Crunching the Numbers: Calculating Your Energy Savings

A pivotal piece of successful energy conservation lies in comprehending not only the environmental impact of our choices but also the benefits for our wallets. Whether it's embracing energy-efficient appliances or optimizing our home's heating systems, these changes extend beyond just reducing our carbon footprint — they translate into real and substantial savings. To put the potential savings into perspective, let's consider a few scenarios:

  • Smart Thermostat: According to data collected by Nest, smart thermostats can save approximately 10-12% on heating and 15% on cooling costs. Based on typical energy costs, Nest estimates that the average customer can expect to save roughly $140 per year on energy bills — although this is dependent on where you live, what your residence looks like, and how much energy you’re using.
  • ​​LED Lighting: Switching to energy-efficient lighting is a win-win — get the same amount of light in your home for less energy and money! Lighting accounts for around 15% of an average home’s electricity consumption, and the Department of Energy estimates that the average household can save around $225 in annual energy costs by switching to LEDs.
  • Energy-Efficient Appliances: Upgrading your appliances to ENERGY STAR-certified models could yield energy bill savings of around $450 each year.

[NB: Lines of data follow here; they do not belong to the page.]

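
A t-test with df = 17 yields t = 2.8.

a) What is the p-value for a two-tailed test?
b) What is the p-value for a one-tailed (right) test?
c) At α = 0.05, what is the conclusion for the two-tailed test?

Answer: a) 0.0123, b) 0.0062, c) reject H₀

Derivation:
Using t-distribution with df = 17:
a) Two-tailed: p = 2×P(T > 2.8) = 0.0123
b) One-tailed: p = P(T > 2.8) = 0.0062
c) 0.0123 < 0.05, reject H₀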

Home is Where Sustainability Starts

While these annual savings estimates may seem modest at an individual level, the true power lies in the collective impact. If every household in a state embraces simple energy-saving practices, the cumulative effect becomes staggering. The potential for reducing overall electricity consumption and collectively decreasing our environmental footprint becomes an achievable goal — with personal incentives in the form of your decreasing monthly power bill!

The potential for energy savings is more than just a hack to cut costs — it’s a decisive step towards paving the way for a more sustainable future, one household at a time. From adjusting thermostats to embracing energy-efficient technologies, let's harness the potential power of collective energy savings — both economic and environmental.